Ему захотелось сгладить эти несуразные слова, но он только еще больше смутился, чересчур поспешно добавив:
– Я имею в виду, в такое время она, наверное, пошла обедать.
Он бросил вокруг беспокойный взгляд; к счастью, никто как будто не обратил внимания ни на его слова, ни на его смущение. Девушка смотрела вниз, на кусок панциря, в который она пыталась просунуть кончик языка. Поверх линии плеча, которое тонкая ткань разделяла на две части – телесного и черного цвета, – мужчина смотрел в сторону окна.
Тихим, но отчетливым голосом он произнес эти два слова: «…с крабами…», которые, по-видимому, ни к чему не относились, а затем во второй раз залился смехом.
Внезапный страх, испытанный Матиасом, сменился ощущением потерянности, смешанной с усталостью. Он попытался за что-нибудь уцепиться, но нашел лишь клыки мыслей. Он спросил себя, что он здесь делает. Спросил, что он делал здесь больше часа: в рыбацкой лачуге… на краю обрыва… в сельской забегаловке…
В эту минуту в лачуге за столом сидел человек с прищуренными глазами, повернувшись лицом к окошку. Ногти, которые можно было увидеть на его крепких, неподвижных и незанятых руках с полураскрытыми ладонями, были длинные и загнутые, как когти. Его взгляд мимоходом скользил по тонкой и гладкой шее совсем молоденькой женщины, которая так же неподвижно, как и он, сидела, опустив глаза, и глядела на собственные руки.
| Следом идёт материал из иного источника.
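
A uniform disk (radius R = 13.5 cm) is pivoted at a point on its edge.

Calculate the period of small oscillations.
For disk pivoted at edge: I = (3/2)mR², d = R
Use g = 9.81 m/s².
I/m = (3/2)R² = 0.02734 m²; d = R = 0.135 m
T = 2π√((3/2)R²/(gR)) = 2π√(3R/(2g)) = 0.9027 s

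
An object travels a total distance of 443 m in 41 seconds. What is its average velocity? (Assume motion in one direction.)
v_avg = Δd / Δt = 443 / 41 = 10.8 m/s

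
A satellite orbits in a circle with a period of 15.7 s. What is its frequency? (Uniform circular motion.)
f = 1/T = 1/15.7 = 0.0637 Hz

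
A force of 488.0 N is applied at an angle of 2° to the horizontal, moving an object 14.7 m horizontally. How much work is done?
W = Fd cosθ = 488.0×14.7×cos(2°) = 7169.2 J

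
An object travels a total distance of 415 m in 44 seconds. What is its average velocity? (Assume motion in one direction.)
v_avg = Δd / Δt = 415 / 44 = 9.43 m/s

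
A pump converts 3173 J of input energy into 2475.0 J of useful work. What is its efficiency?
η = W_out/W_in = 2475.0/3173 = 0.78 = 78.0%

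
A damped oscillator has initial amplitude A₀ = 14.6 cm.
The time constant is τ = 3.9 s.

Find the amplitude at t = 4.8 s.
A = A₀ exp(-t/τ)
A = A₀ exp(−t/τ) = 14.6×exp(−4.8/3.9) = 4.264 cm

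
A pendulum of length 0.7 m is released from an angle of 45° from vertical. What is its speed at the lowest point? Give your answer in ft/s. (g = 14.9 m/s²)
h = L(1 − cosθ) = 0.7×(1 − cos45°) = 0.205 m
v = √(2gh) = √(2×14.9×0.205) = 2.472 m/s = 8.11 ft/s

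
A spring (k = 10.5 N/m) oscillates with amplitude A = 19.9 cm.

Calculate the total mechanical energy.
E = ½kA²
E = ½kA² = ½×10.5×(0.199)² = 0.2079 J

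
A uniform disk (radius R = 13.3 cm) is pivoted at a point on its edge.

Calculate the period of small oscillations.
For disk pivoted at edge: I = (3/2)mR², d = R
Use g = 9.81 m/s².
I/m = (3/2)R² = 0.02653 m²; d = R = 0.133 m
T = 2π√((3/2)R²/(gR)) = 2π√(3R/(2g)) = 0.896 s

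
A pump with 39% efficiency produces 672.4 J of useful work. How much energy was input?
W_in = W_out/η = 672.4/0.39 = 1724.1 J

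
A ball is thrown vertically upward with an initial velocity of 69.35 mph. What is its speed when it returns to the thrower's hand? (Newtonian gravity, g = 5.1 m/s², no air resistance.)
By conservation of energy, the ball returns at the same speed = 69.35 mph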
Сидя справа от мужчины и напротив молодой женщины, почти на одинаковом расстоянии от обоих, Матиас в точности представил себе, что видно с того места, где сидит его сосед… В настоящую минуту он обедал в рыбацкой лачуге, ожидая, пока не придет время продолжить свои визиты. Чтобы сюда добраться, ему пришлось, разумеется, пройти по краю обрыва в сопровождении хозяина – старого приятеля, которого он встретил в деревне. Что же касается сельской забегаловки – разве ему не удалось там продать одну пару наручных часов?
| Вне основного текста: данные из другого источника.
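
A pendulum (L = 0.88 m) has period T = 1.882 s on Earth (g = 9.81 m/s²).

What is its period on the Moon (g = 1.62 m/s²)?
T = 2π√(L/g), so T_moon/T_earth = √(g_earth/g_moon)
T_moon = 2π√(0.88/1.62) = 4.631 s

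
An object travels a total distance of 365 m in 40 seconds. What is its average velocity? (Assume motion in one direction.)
v_avg = Δd / Δt = 365 / 40 = 9.12 m/s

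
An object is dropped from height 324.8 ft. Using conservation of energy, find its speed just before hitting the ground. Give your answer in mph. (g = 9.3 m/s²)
mgh = ½mv² → v = √(2gh) = √(2×9.3×99) = 42.91 m/s = 95.99 mph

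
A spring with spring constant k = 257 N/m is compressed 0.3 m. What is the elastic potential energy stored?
PE = ½kx² = ½×257×0.3² = 11.56 J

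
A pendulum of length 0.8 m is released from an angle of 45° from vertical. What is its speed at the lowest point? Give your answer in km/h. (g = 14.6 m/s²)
h = L(1 − cosθ) = 0.8×(1 − cos45°) = 0.2343 m
v = √(2gh) = √(2×14.6×0.2343) = 2.616 m/s = 9.417 km/h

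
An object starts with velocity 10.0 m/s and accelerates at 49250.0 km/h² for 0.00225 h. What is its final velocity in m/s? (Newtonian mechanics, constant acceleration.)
v = v₀ + at (with unit conversion) = 40.78 m/s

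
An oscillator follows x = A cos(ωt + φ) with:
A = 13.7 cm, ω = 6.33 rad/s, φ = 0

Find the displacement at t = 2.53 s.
x = A cos(ωt + φ) = 13.7×cos(6.33×2.53 + 0) = -13.06 cm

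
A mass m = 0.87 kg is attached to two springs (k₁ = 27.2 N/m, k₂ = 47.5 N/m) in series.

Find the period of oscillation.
k_eq = k₁k₂/(k₁+k₂) = 17.3 N/m
T = 2π√(m/k_eq) = 2π√(0.87/17.3) = 1.409 s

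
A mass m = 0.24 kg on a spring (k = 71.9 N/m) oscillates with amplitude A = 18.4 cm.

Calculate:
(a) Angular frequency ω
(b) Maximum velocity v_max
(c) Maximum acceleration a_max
ω = √(k/m) = √(71.9/0.24) = 17.31 rad/s
v_max = ωA = 17.31×0.184 = 3.185 m/s
a_max = ω²A = 17.31²×0.184 = 55.12 m/s²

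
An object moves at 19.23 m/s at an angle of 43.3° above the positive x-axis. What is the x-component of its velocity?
vₓ = v cos(θ) = 19.23 × cos(43.3°) = 14.0 m/s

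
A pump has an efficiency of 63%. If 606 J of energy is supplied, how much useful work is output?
W_out = η × W_in = 0.63 × 606 = 381.78 J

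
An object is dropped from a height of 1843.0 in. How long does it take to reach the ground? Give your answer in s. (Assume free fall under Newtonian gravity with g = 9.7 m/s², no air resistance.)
t = √(2h/g) (with unit conversion) = 3.107 s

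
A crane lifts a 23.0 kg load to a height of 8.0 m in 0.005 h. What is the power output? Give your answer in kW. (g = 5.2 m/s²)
W = mgh = 23×5.2×8 = 956.8 J
P = W/t = 956.8/18 = 53.16 W = 0.05316 kW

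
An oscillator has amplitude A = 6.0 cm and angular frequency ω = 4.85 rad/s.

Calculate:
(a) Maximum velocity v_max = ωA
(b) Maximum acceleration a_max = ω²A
v_max = ωA = 4.85×0.06 = 0.291 m/s
a_max = ω²A = 4.85²×0.06 = 1.411 m/s²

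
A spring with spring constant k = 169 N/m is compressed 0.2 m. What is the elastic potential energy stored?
PE = ½kx² = ½×169×0.2² = 3.38 J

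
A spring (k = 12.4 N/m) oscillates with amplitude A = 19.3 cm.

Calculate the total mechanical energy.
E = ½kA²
E = ½kA² = ½×12.4×(0.193)² = 0.2309 J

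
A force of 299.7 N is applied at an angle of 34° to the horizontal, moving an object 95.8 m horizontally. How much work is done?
W = Fd cosθ = 299.7×95.8×cos(34°) = 23803.0 J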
Тем не менее эти оправдания не смогли его удовлетворить. Вспоминая дальше, он задавался вопросом, что он делал на дороге между большим маяком и поселком, потом в самом поселке, потом еще раньше.
В общем, чем он занимался с самого утра? Все это время показалось ему долгим, неопределенным, незаполненным – быть может, не столько оттого, что он продал небольшое количество товара, сколько вследствие случайной и беспорядочной манеры, в которой происходили эти сделки – как, впрочем, и отказы, и даже промежуточные переезды.
Ему бы хотелось уехать немедленно. Однако он не мог так внезапно покинуть общество своих хозяев, поскольку даже не знал, закончился ли обед. Совершенное отсутствие порядка, царившее во время этого обеда, снова не давало коммивояжеру понять, как следует себя держать. Так что он опять оказался в той ситуации, когда невозможно действовать в соответствии с какими бы то ни было правилами, о которых впоследствии у него сохранились бы воспоминания – чтобы при необходимости он мог ими воспользоваться в своем поведении – и, если нужно, укрыться за ними.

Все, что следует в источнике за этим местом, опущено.